This morning, there was another so-called aftershock in Haiti. Any other time, it would be called a big earthquake. 6.1 is hardly an aftershock, but more of the main event. More buildings are down, the internet is out again, and it will be a while before we know what additional damage was done.
My sister and her kids are here in the US, and her husband is still at Quisqueya, helping run a field hospital and orphanage. The kids are in school, and generous friends and strangers have provided everything for them, from clothes to a place to sit at the lunchroom tables with friendly faces. Meanwhile, their dad, and many of their friends, are still in danger, and far away.
I’m feeling very sad this morning – sad for my sister and her scattered family, sad for the enormity of suffering of a people who have known little else, sad for the children who are wounded and hungry and frightened and lonely this morning in Haiti.
I wrote this poem over the last few days, after watching Ruth’s kids and my kids playing, as though everything was no different from last summer.
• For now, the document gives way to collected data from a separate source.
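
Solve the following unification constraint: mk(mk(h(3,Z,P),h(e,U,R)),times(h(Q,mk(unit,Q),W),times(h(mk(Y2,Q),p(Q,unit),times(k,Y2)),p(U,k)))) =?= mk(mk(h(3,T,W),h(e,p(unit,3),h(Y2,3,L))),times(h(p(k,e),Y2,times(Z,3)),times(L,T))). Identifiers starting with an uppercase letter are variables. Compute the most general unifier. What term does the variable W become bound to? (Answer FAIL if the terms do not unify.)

times(p(p(unit,3),k),3)

Decompose mk/2: mk(h(3,Z,P),h(e,U,R)) =?= mk(h(3,T,W),h(e,p(unit,3),h(Y2,3,L))),  times(h(Q,mk(unit,Q),W),times(h(mk(Y2,Q),p(Q,unit),times(k,Y2)),p(U,k))) =?= times(h(p(k,e),Y2,times(Z,3)),times(L,T)).
Decompose mk/2: h(3,Z,P) =?= h(3,T,W),  h(e,U,R) =?= h(e,p(unit,3),h(Y2,3,L)).
Decompose h/3: 3 =?= 3,  Z =?= T,  P =?= W.
Delete trivial equation 3 =?= 3.
Bind Z := T; substituting into the one remaining equation that mentions Z gives: times(h(Q,mk(unit,Q),W),times(h(mk(Y2,Q),p(Q,unit),times(k,Y2)),p(U,k))) =?= times(h(p(k,e),Y2,times(T,3)),times(L,T)).
Bind P := W; no other remaining equation mentions P.
Decompose h/3: e =?= e,  U =?= p(unit,3),  R =?= h(Y2,3,L).
Delete trivial equation e =?= e.
Bind U := p(unit,3); substituting into the one remaining equation that mentions U gives: times(h(Q,mk(unit,Q),W),times(h(mk(Y2,Q),p(Q,unit),times(k,Y2)),p(p(unit,3),k))) =?= times(h(p(k,e),Y2,times(T,3)),times(L,T)).
Bind R := h(Y2,3,L); no other remaining equation mentions R.
Decompose times/2: h(Q,mk(unit,Q),W) =?= h(p(k,e),Y2,times(T,3)),  times(h(mk(Y2,Q),p(Q,unit),times(k,Y2)),p(p(unit,3),k)) =?= times(L,T).
Decompose h/3: Q =?= p(k,e),  mk(unit,Q) =?= Y2,  W =?= times(T,3).
Bind Q := p(k,e); substituting into the 2 remaining equations that mention Q gives: mk(unit,p(k,e)) =?= Y2,  times(h(mk(Y2,p(k,e)),p(p(k,e),unit),times(k,Y2)),p(p(unit,3),k)) =?= times(L,T).
Bind Y2 := mk(unit,p(k,e)); substituting into the one remaining equation that mentions Y2 gives: times(h(mk(mk(unit,p(k,e)),p(k,e)),p(p(k,e),unit),times(k,mk(unit,p(k,e)))),p(p(unit,3),k)) =?= times(L,T). Substituting into the earlier binding gives R := h(mk(unit,p(k,e)),3,L).
Bind W := times(T,3); no other remaining equation mentions W. Substituting into the earlier binding gives P := times(T,3).
Decompose times/2: h(mk(mk(unit,p(k,e)),p(k,e)),p(p(k,e),unit),times(k,mk(unit,p(k,e)))) =?= L,  p(p(unit,3),k) =?= T.
Bind L := h(mk(mk(unit,p(k,e)),p(k,e)),p(p(k,e),unit),times(k,mk(unit,p(k,e)))); no other remaining equation mentions L. Substituting into the earlier binding gives R := h(mk(unit,p(k,e)),3,h(mk(mk(unit,p(k,e)),p(k,e)),p(p(k,e),unit),times(k,mk(unit,p(k,e))))).
Bind T := p(p(unit,3),k). Substituting into the earlier bindings gives Z := p(p(unit,3),k), P := times(p(p(unit,3),k),3), W := times(p(p(unit,3),k),3).
MGU = { Z := p(p(unit,3),k), P := times(p(p(unit,3),k),3), U := p(unit,3), R := h(mk(unit,p(k,e)),3,h(mk(mk(unit,p(k,e)),p(k,e)),p(p(k,e),unit),times(k,mk(unit,p(k,e))))), Q := p(k,e), Y2 := mk(unit,p(k,e)), W := times(p(p(unit,3),k),3), L := h(mk(mk(unit,p(k,e)),p(k,e)),p(p(k,e),unit),times(k,mk(unit,p(k,e)))), T := p(p(unit,3),k) }, so W := times(p(p(unit,3),k),3).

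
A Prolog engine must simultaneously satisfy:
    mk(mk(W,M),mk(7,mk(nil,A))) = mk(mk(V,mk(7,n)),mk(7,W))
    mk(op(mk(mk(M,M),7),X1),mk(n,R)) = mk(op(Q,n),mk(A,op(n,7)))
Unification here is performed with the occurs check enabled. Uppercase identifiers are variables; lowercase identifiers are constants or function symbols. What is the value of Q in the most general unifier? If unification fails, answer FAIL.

mk(mk(mk(7,n),mk(7,n)),7)

Decompose mk/2: mk(W,M) = mk(V,mk(7,n)),  mk(7,mk(nil,A)) = mk(7,W).
Decompose mk/2: W = V,  M = mk(7,n).
Bind W := V; substituting into the one remaining equation that mentions W gives: mk(7,mk(nil,A)) = mk(7,V).
Bind M := mk(7,n); substituting into the one remaining equation that mentions M gives: mk(op(mk(mk(mk(7,n),mk(7,n)),7),X1),mk(n,R)) = mk(op(Q,n),mk(A,op(n,7))).
Decompose mk/2: 7 = 7,  mk(nil,A) = V.
Delete trivial equation 7 = 7.
Bind V := mk(nil,A); no other remaining equation mentions V. Substituting into the earlier binding gives W := mk(nil,A).
Decompose mk/2: op(mk(mk(mk(7,n),mk(7,n)),7),X1) = op(Q,n),  mk(n,R) = mk(A,op(n,7)).
Decompose op/2: mk(mk(mk(7,n),mk(7,n)),7) = Q,  X1 = n.
Bind Q := mk(mk(mk(7,n),mk(7,n)),7); no other remaining equation mentions Q.
Bind X1 := n; no other remaining equation mentions X1.
Decompose mk/2: n = A,  R = op(n,7).
Bind A := n; no other remaining equation mentions A. Substituting into the earlier bindings gives W := mk(nil,n), V := mk(nil,n).
Bind R := op(n,7).
MGU = { W = mk(nil,n), M = mk(7,n), V = mk(nil,n), Q = mk(mk(mk(7,n),mk(7,n)),7), X1 = n, A = n, R = op(n,7) }, so Q = mk(mk(mk(7,n),mk(7,n)),7).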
Right after I got done with it this morning, I found out about the new quake.
If you’ve been thinking about giving something to help folks in Haiti, but had let it slide by because it’s not in the headlines any more, please consider giving to the Red Cross, or Doctors Without Borders, as they continue to alleviate the suffering of people who are utterly without resources.
January 20, 2010
The boys are comparing loose teeth
The girls are somewhere
talking American Girls and shoes.
This week, they get to worry about
small things, like why
white people are driving the buses,
and why the electricity is on
all day every day,
and why nobody has walls around their houses
instead of when the ground will shake again
and why they have to sleep outside
and why so many people are laying so quietly
in front of their Escheresque homes.